Vegetable Paesotto

My journey begins 50 years ago on the island of Cuba. I was born in 1963, by that time the revolution had already succeeded and Fidel Castro had become the leader of the country. Castro instituted food rationing in order to try to equalize food distribution in the country. As a result, besides often not getting enough to eat, much of the food that was available to the general population was simple and basic. Traditional Cuban food shows the influence of Spanish, African, and native cuisine, but it wasn’t until years later after we had settled in the U.S and had access to a wider range of ingredients and restaurants that I was able to experience the Cuban cooking that my mother’s generation had grown up with; a very rich cuisine, based on meats, white rice and beans, with very rich sugary, eggy desserts. Nevertheless having lived part of my childhood with my parents and grandparents in Santiago de Cuba in the post revolutionary Cuba, I was able to experience the Cuban approach to foods and cooking from a very simple and down to earth perspective, stripped from many of the ingredients that most people missed and longed for, but which also made the dishes heavy, greasy, too sweet, and generally unhealthy for most people.

As a child I saw my grandmother and mother cook in a country which was not affected by the novelty of fast-foods, and the over abundance of ingredients. They had to cook with what there was, without the possibility of running over to the store for a couple of onions if those at home were finished; the stores didn’t have more onions. At the beginning of the month everyone got their share, until the next month, unless you could get stuff in the “black market” at outrageous prices. Cooking at that time in Cuba was not only about creativity, but also about planning. Nevertheless the food my grandmother(she was usually the daily cook then, my mother was more for the ‘fun’ sweet stuff)cooked was always simple, tasty and beautiful. The economic system forced people to be creative and to live with what they had, it made people find meaning and beauty in simplicity. This process of creating, regardless of our circumstances can dramatically improve our creative abilities.
In this blog it is my goal to portray cooking as an example of the art in daily living. The daily activity of cooking which sustains and nourishes us, and which until very recently was an activity practiced by every culture on earth and given a great deal of attention, can demonstrate to us that art is something in which we all participate, that we are all artists, because, as Eric Booth writes in his book The Everyday Work of Art, “the work of art is a way we all do things when we are working well”.
When are we working well?
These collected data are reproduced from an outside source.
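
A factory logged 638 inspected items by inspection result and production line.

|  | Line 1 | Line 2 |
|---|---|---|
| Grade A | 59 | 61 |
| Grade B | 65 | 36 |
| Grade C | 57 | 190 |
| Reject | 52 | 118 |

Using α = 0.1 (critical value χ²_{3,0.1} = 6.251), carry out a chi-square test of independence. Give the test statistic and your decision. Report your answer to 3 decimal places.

63.871; reject H₀

Row totals: 120, 101, 247, 170. Column totals: 233, 405. Grand total N = 638.
Expected counts (row total × column total / N):
  Grade A, Line 1: 120×233/638 = 43.8245
  Grade A, Line 2: 120×405/638 = 76.1755
  Grade B, Line 1: 101×233/638 = 36.8856
  Grade B, Line 2: 101×405/638 = 64.1144
  Grade C, Line 1: 247×233/638 = 90.2053
  Grade C, Line 2: 247×405/638 = 156.7947
  Reject, Line 1: 170×233/638 = 62.0846
  Reject, Line 2: 170×405/638 = 107.9154
Contributions (O − E)²/E:
  (59 − 43.8245)²/43.8245 = 5.2550
  (61 − 76.1755)²/76.1755 = 3.0232
  (65 − 36.8856)²/36.8856 = 21.4289
  (36 − 64.1144)²/64.1144 = 12.3283
  (57 − 90.2053)²/90.2053 = 12.2231
  (190 − 156.7947)²/156.7947 = 7.0321
  (52 − 62.0846)²/62.0846 = 1.6381
  (118 − 107.9154)²/107.9154 = 0.9424
χ² = 5.2550 + 3.0232 + 21.4289 + 12.3283 + 12.2231 + 7.0321 + 1.6381 + 0.9424 = 63.871
df = (4−1)(2−1) = 3. Since 63.871 > 6.251, reject the null hypothesis of independence at α = 0.1.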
When we can make our limitations feel limitless, we find meaning in our actions, in our creations.

Today I have a cold and it’s rainy outside, typical Dutch weather. I have no desire to go food shopping, but at 12 o’clock lunch has to be ready since my daughter will be home from school. I look through my cabinets and fridge and assess the ingredients I have and conclude that it will probably be possible to create a “Vegetable Paesotto”, my way of not succumbing to the pressure of having to create a perfect traditional Paella or Risotto.

1 onion cut in medium size cubes
2 pieces of garlic finely chopped
About 1/2 cup of squash cut in cubes
1 medium carrot cut in smallish cubes
2 tomatoes cut in cubes
The kernels of one corn husk
A bunch of string beans cut in medium size pieces
About 1 cup of chopped celery
Sea salt
1 tbs olive oil
1 organic vegetable bouillon cube
1 tbs miso
4 cups of cooked brown rice
2 cups of cooked chick peas
1/2 tsp smoked spanish pimiento powder

In a casserole heat the oil and add the onions, stir, then the vegetables one group at the time sautéing and stirring a bit in between additions
Add a pinch of sea salt
Add the pimiento and bouillon cube, stir a bit
Add the cooked rice and the chick peas stir and add enough water to almost cover it
Cover the pan and lower the fire when it almost gets to boiling point
After about 15 minutes add the miso and stir well
Let it simmer a couple of more minutes
Garnish with parsley if you have any, I didn’t!